In 1910, Claud Field published an abridged translation of the Kimiya-yi Sa'ādat utilizing the Urdu translation of the Persian text as well as an earlier English paraphrase of a Turkish translation by Muhammad Mustafa an-Nawali. Elton L. Daniel, a professor of Islamic history at the University of Hawaii, compared the texts given to him by Claud Field to the Persian edition and reorganized the sequence of the chapters and paragraph divisions in order to get them to correlate better with the original Kimiya-yi Sa'ādat. He also added annotations indicating the areas in which Field's translation varies from the original Kimiya-yi Sa'ādat, where certain texts were omitted/condensed, and identifies many of the individuals and Qur'anic citations found in the text. The most recent translation of Kimiya-yi sa'ādat was published in 2008 and was translated by Jay Crook. Most scholars agree that nothing can compare to a complete and fresh translation from the original Persian text.

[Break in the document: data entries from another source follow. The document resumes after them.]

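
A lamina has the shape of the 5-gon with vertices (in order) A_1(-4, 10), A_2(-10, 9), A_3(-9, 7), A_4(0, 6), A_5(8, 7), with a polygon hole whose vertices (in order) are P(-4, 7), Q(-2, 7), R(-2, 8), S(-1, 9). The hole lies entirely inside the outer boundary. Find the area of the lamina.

39

Outer boundary:
Apply the shoelace formula: 2A = Σ (x_i·y_{i+1} − x_{i+1}·y_i), indices taken mod 5.
Σ = (64) + (11) + (-54) + (-48) + (108) = 81
Area = |Σ|/2 = 40.5.
Hole:
Apply Gauss's area formula: 2A = Σ (x_i·y_{i+1} − x_{i+1}·y_i), indices taken mod 4.
Σ = (-14) + (-2) + (-10) + (29) = 3
Area = |Σ|/2 = 1.5.
Net area = 40.5 − 1.5 = 39.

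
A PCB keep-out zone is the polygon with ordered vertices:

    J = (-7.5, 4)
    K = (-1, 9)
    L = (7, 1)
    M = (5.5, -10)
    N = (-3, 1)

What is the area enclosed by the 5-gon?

116

J→K: (-7.5)(9) − (-1)(4) = -63.5
K→L: (-1)(1) − (7)(9) = -64
L→M: (7)(-10) − (5.5)(1) = -75.5
M→N: (5.5)(1) − (-3)(-10) = -24.5
N→J: (-3)(4) − (-7.5)(1) = -4.5
Σ = -232
Area = |Σ|/2 = 116.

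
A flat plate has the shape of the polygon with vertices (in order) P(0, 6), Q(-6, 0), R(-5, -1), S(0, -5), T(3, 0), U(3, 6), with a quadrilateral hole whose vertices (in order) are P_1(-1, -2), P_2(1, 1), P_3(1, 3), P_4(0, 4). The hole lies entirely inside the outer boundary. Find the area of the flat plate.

Outer boundary:
Cross-terms: 36, 6, 25, 15, 18, 18  ⇒  Σ = 118
Area = |Σ|/2 = 59.
Hole:
Apply Gauss's area formula: 2A = Σ (x_i·y_{i+1} − x_{i+1}·y_i), indices taken mod 4.
Σ = (1) + (2) + (4) + (4) = 11
Area = |Σ|/2 = 5.5.
Net area = 59 − 5.5 = 53.5.

53.5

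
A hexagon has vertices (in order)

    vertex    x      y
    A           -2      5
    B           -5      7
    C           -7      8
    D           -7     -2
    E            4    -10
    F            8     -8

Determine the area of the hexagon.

Apply the surveyor's formula: 2A = Σ (x_i·y_{i+1} − x_{i+1}·y_i), indices taken mod 6.
Σ = (11) + (9) + (70) + (78) + (48) + (24) = 240
Area = |Σ|/2 = 120.

120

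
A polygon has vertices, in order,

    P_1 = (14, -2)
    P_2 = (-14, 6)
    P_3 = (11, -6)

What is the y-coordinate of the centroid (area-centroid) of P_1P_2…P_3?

-2/3

Apply Gauss's area formula. First the cross-terms c_i = x_i·y_{i+1} − x_{i+1}·y_i:
  56, 18, 62  ⇒  2A = 136, A = 68.
Then Σ (y_i + y_{i+1})·c_i = -272, so ȳ = -272 / (6·68) = -2/3.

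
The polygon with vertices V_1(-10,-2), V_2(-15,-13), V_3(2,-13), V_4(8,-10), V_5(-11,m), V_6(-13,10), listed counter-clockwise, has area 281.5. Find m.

The doubled signed area Σ (x_i y_{i+1} − x_{i+1} y_i) is linear in m.
With m=0 it equals 311; the coefficient of m is 21 (from the two edges through V_5).
So 21·m + 311 = 2·281.5 = 563 ⇒ m = 12.

12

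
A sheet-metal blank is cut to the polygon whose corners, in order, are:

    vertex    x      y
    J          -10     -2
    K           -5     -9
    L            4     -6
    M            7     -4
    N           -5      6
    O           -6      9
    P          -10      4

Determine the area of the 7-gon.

155.5

Apply the surveyor's formula: 2A = Σ (x_i·y_{i+1} − x_{i+1}·y_i), indices taken mod 7.
Cross-terms: 80, 66, 26, 22, -9, 66, 60  ⇒  Σ = 311
Area = |Σ|/2 = 155.5.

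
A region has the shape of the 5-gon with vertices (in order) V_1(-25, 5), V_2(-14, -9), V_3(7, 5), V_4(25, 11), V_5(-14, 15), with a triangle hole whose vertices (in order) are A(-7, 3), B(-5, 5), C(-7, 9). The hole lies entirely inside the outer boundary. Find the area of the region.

Outer boundary:
Apply the shoelace (surveyor's) formula: 2A = Σ (x_i·y_{i+1} − x_{i+1}·y_i), indices taken mod 5.
Σ = (295) + (-7) + (-48) + (529) + (305) = 1074
Area = |Σ|/2 = 537.
Hole:
Apply the surveyor's formula: 2A = Σ (x_i·y_{i+1} − x_{i+1}·y_i), indices taken mod 3.
Σ = (-20) + (-10) + (42) = 12
Area = |Σ|/2 = 6.
Net area = 537 − 6 = 531.

531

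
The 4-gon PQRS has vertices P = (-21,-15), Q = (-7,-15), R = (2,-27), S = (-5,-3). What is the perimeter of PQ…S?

|PQ| = √((14)² + (0)²) = √196 = 14
|QR| = √((9)² + (-12)²) = √225 = 15
|RS| = √((-7)² + (24)²) = √625 = 25
|SP| = √((-16)² + (-12)²) = √400 = 20
Perimeter = 14 + 15 + 25 + 20 = 74.

74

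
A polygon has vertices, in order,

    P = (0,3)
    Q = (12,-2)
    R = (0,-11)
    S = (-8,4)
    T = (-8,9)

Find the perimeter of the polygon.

|PQ| = √((12)² + (-5)²) = √169 = 13
|QR| = √((-12)² + (-9)²) = √225 = 15
|RS| = √((-8)² + (15)²) = √289 = 17
|ST| = √((0)² + (5)²) = √25 = 5
|TP| = √((8)² + (-6)²) = √100 = 10
Perimeter = 13 + 15 + 17 + 5 + 10 = 60.

60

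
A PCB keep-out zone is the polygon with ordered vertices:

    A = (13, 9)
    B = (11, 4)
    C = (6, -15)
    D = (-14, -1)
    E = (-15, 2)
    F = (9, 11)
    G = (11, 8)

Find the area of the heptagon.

366

Cross-terms: -47, -189, -216, -43, -183, -49, -5  ⇒  Σ = -732
Area = |Σ|/2 = 366.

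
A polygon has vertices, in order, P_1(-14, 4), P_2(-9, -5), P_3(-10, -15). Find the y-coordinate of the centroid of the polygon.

-16/3

Apply the shoelace (surveyor's) formula. First the cross-terms c_i = x_i·y_{i+1} − x_{i+1}·y_i:
  106, 85, -250  ⇒  2A = -59, A = -29.5.
Then Σ (y_i + y_{i+1})·c_i = 944, so ȳ = 944 / (6·(-29.5)) = -16/3.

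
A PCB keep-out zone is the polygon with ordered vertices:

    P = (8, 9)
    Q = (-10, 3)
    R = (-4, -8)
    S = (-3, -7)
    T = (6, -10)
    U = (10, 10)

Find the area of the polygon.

Apply the shoelace (surveyor's) formula: 2A = Σ (x_i·y_{i+1} − x_{i+1}·y_i), indices taken mod 6.
Σ = (114) + (92) + (4) + (72) + (160) + (10) = 452
Area = |Σ|/2 = 226.

226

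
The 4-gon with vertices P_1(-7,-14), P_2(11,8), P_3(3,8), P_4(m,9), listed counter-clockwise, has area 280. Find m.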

God has sent on Earth a hundred and twenty-four thousand prophets to teach men the prescription of this alchemy, and how to purify their hearts from baser qualities in the crucible of abstinence. This alchemy may be briefly described as turning away from the world, and its constituents are four:
Knowledge of Self,
Knowledge of God,
Knowledge of this world as it really is,
Knowledge of the next world as it really is.